Second, acquire strong brand recognition in Japan seniority and follower culture. The first Japanese partner might be good and deliver several sales, but still small company compared to Panasonic, NEC, NTT Docomo etc, thusly not recognized as the best brand or services to obtain enough trust from the end users point of view. Try to get big or No.1 market leading partners I strongly recommend to have partnership, as I did with NEC, Sony, Panasonic, NTT, NTT Docomo, etc and market leaders in each segment such as J-League clubs, Entertainment companies, mobility companies, Security software companies, Tokyu railway, MIT, famous universities and big local governments and central government. Also try to increase brand recognition anywhere. For example, negotiate to put names in online their ticket pass icon in Apps, “powered by company name” or “company logo” like “Intel inside”. Or put company name as co-issuer of the Japanese partners monthly press release if you already set up K.K (Kabushiki Kaisya, Japanese entity).

Third, please be careful of job-hoppers from the same industry but not graduates from the top Japanese universities. Due to Japan’s unique educational and only one time job entry structure, Japanese usually have only once chance to join famous established company immediately after graduating top universities. I see many Western technology ventures decide to hire country managers because they work in the same industry or even in competitors. I understand working in the same industry could be safer-net for Western hiring managers, however, if they are job-hoppers in the same industry, they only use the previous resources or previous partners to bring to you, and a few years later they move to competitors again bringing your partners to them. As you know, there is no same business, no same tasks, no same company, no same partnership, no same negotiation. Under uncertainty, strong leadership with high track record not only from global venture experiences but also from established corporations experiences are keys to success in Japan seniority and follower culture where the Western HQ must take care.

If you just hire the person because the candidate have the same industry background, please double check they can have partnership because of him/her-self or because of the company? Check their Japanese university or established company’s name is one good tool to evaluate for safer net, doing business in Japan and East Asia.

I saw many times Western hiring managers chose country manager candidate who can speak English well and explain good logical strategy to speak, but later failed to enjoy huge achievements in terms of market share or sales from Japan, because he is good at speaking but not good at actual execution or adaptation in negotiation with Japanese business partners.
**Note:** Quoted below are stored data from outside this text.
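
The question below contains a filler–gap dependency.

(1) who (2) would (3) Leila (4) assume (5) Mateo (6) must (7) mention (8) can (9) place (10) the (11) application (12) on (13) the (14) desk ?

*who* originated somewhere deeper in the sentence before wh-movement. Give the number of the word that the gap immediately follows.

7

Pre-movement form: Leila would assume Mateo must mention who can place the application on the desk.
'who' functions as the subject of the clause embedded under 'mention'. It moves to the left edge, and the trace sits right after 'mention':
Who would Leila assume Mateo must mention ___ can place the application on the desk?
'mention' is word 7.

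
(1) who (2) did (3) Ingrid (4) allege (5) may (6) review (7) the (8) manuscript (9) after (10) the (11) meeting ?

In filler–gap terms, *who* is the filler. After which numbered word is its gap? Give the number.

Pre-movement form: Ingrid did allege who may review the manuscript after the meeting.
'who' is the subject of the clause embedded under 'allege'. Fronting leaves a gap immediately after 'allege':
Who did Ingrid allege ___ may review the manuscript after the meeting?
'allege' is word 4.

4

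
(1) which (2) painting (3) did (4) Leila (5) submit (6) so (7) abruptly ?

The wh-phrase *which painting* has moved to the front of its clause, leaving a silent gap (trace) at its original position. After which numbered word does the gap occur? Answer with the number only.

5

Underlying clause: Leila did submit which painting so abruptly.
'which painting' is the direct object of 'submit'. Fronting leaves a gap immediately after 'submit':
Which painting did Leila submit ___ so abruptly?
'submit' is word 5.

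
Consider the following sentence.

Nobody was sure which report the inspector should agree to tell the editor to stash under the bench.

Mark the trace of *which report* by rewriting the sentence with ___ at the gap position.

Before movement: The inspector should agree to tell the editor to stash which report under the bench.
'which report' is the direct object of 'stash'. The gap is right after 'stash'.

Nobody was sure which report the inspector should agree to tell the editor to stash ___ under the bench.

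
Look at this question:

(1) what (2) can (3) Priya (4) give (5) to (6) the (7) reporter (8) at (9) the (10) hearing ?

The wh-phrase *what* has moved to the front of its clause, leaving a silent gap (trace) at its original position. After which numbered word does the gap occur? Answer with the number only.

In situ: Priya can give what to the reporter at the hearing.
The filler 'what' is interpreted as the direct object of 'give'. Fronting leaves a gap immediately after 'give':
What can Priya give ___ to the reporter at the hearing?
'give' is word 4.

4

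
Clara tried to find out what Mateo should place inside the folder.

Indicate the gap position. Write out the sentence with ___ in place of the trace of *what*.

Before movement: Mateo should place what inside the folder.
'what' is the direct object of 'place'. The gap is right after 'place'.

Clara tried to find out what Mateo should place ___ inside the folder.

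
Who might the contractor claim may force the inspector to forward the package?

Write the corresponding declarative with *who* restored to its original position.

The contractor might claim who may force the inspector to forward the package.

The filler 'who' is interpreted as the subject of the clause embedded under 'claim'. Fronting leaves a gap immediately after 'claim':
Who might the contractor claim ___ may force the inspector to forward the package?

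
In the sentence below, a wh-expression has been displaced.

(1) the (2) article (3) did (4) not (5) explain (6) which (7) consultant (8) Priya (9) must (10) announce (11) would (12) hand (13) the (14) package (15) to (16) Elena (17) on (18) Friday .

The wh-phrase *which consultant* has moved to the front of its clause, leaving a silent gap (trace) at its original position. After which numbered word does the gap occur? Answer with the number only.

Before movement: Priya must announce which consultant would hand the package to Elena on Friday.
'which consultant' functions as the subject of the clause embedded under 'announce'. Wh-movement fronts it, leaving a gap right after 'announce':
The article did not explain which consultant Priya must announce ___ would hand the package to Elena on Friday.
'announce' is word 10.

10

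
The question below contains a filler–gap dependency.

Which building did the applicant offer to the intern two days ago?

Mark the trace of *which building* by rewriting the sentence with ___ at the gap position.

Which building did the applicant offer ___ to the intern two days ago?

Underlying clause: The applicant did offer which building to the intern two days ago.
'which building' functions as the direct object of 'offer'. The gap is right after 'offer'.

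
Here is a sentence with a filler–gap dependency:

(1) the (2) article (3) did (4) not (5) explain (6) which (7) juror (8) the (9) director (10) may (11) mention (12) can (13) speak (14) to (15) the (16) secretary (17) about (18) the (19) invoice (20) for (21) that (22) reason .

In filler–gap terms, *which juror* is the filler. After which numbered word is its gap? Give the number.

In situ: The director may mention which juror can speak to the secretary about the invoice for that reason.
'which juror' functions as the subject of the clause embedded under 'mention'. Wh-movement fronts it, leaving a gap right after 'mention':
The article did not explain which juror the director may mention ___ can speak to the secretary about the invoice for that reason.
'mention' is word 11.

11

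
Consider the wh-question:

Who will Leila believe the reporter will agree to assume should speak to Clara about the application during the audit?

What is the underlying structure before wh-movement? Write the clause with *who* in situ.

'who' functions as the subject of the clause embedded under 'assume'. Fronting leaves a gap immediately after 'assume':
Who will Leila believe the reporter will agree to assume ___ should speak to Clara about the application during the audit?

Leila will believe the reporter will agree to assume who should speak to Clara about the application during the audit.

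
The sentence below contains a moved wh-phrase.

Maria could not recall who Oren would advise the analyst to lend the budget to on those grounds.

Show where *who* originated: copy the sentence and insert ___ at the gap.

Underlying clause: Oren would advise the analyst to lend the budget to who on those grounds.
The filler 'who' is interpreted as the object of the preposition 'to' (recipient of 'lend'). The gap is right after 'to'.

Maria could not recall who Oren would advise the analyst to lend the budget to ___ on those grounds.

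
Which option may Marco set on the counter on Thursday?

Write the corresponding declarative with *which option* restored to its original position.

The filler 'which option' is interpreted as the direct object of 'set'. Fronting leaves a gap immediately after 'set':
Which option may Marco set ___ on the counter on Thursday?

Marco may set which option on the counter on Thursday.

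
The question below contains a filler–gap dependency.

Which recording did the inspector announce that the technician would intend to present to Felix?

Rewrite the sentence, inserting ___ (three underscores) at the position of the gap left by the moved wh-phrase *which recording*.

Which recording did the inspector announce that the technician would intend to present ___ to Felix?

Pre-movement form: The inspector did announce that the technician would intend to present which recording to Felix.
'which recording' functions as the direct object of 'present'. The gap is right after 'present'.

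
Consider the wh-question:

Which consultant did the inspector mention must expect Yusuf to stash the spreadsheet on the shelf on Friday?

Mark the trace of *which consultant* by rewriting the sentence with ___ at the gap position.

Which consultant did the inspector mention ___ must expect Yusuf to stash the spreadsheet on the shelf on Friday?

Pre-movement form: The inspector did mention which consultant must expect Yusuf to stash the spreadsheet on the shelf on Friday.
'which consultant' functions as the subject of the clause embedded under 'mention'. The gap is right after 'mention'.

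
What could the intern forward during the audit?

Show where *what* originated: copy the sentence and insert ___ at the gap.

What could the intern forward ___ during the audit?

Pre-movement form: The intern could forward what during the audit.
'what' functions as the direct object of 'forward'. The gap is right after 'forward'.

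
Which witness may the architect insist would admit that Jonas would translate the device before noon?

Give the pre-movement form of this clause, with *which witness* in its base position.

The architect may insist which witness would admit that Jonas would translate the device before noon.

'which witness' is the subject of the clause embedded under 'insist'. Wh-movement fronts it, leaving a gap right after 'insist':
Which witness may the architect insist ___ would admit that Jonas would translate the device before noon?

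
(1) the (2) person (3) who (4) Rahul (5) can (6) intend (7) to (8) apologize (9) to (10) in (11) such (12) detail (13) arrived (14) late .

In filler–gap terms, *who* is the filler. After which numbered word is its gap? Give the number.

The filler 'who' is interpreted as the object of the preposition 'to'. It moves to the left edge, and the trace sits right after 'to':
The person who Rahul can intend to apologize to ___ in such detail arrived late.
'to' is word 9.

9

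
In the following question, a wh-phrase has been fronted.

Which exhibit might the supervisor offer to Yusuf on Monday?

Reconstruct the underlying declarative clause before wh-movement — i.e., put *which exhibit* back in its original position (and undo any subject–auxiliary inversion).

The supervisor might offer which exhibit to Yusuf on Monday.

'which exhibit' is the direct object of 'offer'. Wh-movement fronts it, leaving a gap right after 'offer':
Which exhibit might the supervisor offer ___ to Yusuf on Monday?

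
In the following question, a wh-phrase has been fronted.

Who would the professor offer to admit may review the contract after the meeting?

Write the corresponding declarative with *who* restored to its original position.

The filler 'who' is interpreted as the subject of the clause embedded under 'admit'. Wh-movement fronts it, leaving a gap right after 'admit':
Who would the professor offer to admit ___ may review the contract after the meeting?

The professor would offer to admit who may review the contract after the meeting.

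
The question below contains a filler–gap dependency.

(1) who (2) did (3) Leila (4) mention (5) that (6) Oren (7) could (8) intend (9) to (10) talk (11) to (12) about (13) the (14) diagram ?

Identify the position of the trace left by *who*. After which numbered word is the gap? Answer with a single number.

11

Underlying clause: Leila did mention that Oren could intend to talk to who about the diagram.
The filler 'who' is interpreted as the object of the preposition 'to'. Wh-movement fronts it, leaving a gap right after 'to':
Who did Leila mention that Oren could intend to talk to ___ about the diagram?
'to' is word 11.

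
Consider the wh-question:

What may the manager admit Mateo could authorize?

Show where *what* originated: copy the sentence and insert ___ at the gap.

What may the manager admit Mateo could authorize ___?

In situ: The manager may admit Mateo could authorize what.
'what' is the direct object of 'authorize'. The gap is right after 'authorize'.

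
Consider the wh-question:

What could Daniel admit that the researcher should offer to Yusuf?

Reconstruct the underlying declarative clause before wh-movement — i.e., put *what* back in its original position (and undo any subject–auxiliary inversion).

The filler 'what' is interpreted as the direct object of 'offer'. Fronting leaves a gap immediately after 'offer':
What could Daniel admit that the researcher should offer ___ to Yusuf?

Daniel could admit that the researcher should offer what to Yusuf.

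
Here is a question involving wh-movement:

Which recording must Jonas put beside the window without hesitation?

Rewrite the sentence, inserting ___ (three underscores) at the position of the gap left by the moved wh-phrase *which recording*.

In situ: Jonas must put which recording beside the window without hesitation.
'which recording' functions as the direct object of 'put'. The gap is right after 'put'.

Which recording must Jonas put ___ beside the window without hesitation?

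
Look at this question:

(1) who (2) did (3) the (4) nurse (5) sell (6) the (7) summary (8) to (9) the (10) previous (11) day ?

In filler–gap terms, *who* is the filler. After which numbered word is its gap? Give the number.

In situ: The nurse did sell the summary to who the previous day.
'who' functions as the object of the preposition 'to' (recipient of 'sell'). It moves to the left edge, and the trace sits right after 'to':
Who did the nurse sell the summary to ___ the previous day?
'to' is word 8.

8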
To avoid this failure, you should choose and trust by evaluating their results, skills of actual execution and adaption from different business cases, and their university and established corporate working histories.

Why? This reason also comes from the Japanese cultural point of view. Japanese hesitate to speak openly even though they are good at adaptation/integration, because, firstly Japanese mainly use indirect communication, and secondly due to samurai spirit or “sin and shame culture (defined by Ruth Benedict)”, speaking words equal to promises for Japanese. So if they share data and develop strategy w/ you, this means promise not to break it and make them feel sin and shame if they fail to achieve. From Japanese/Asian point of view, Westerns are good at excuse to protect themselves when they do not meet objectives nor break promises. So creating/showing trust, relying on their execution, and giving spaces for them to avoid sin and shame are very important for long term success in Japan and East (SouthEast) Asia, even though you do not get direct answers. Working with Japanese/EastAsian employees and other potential partners is somehow the same way.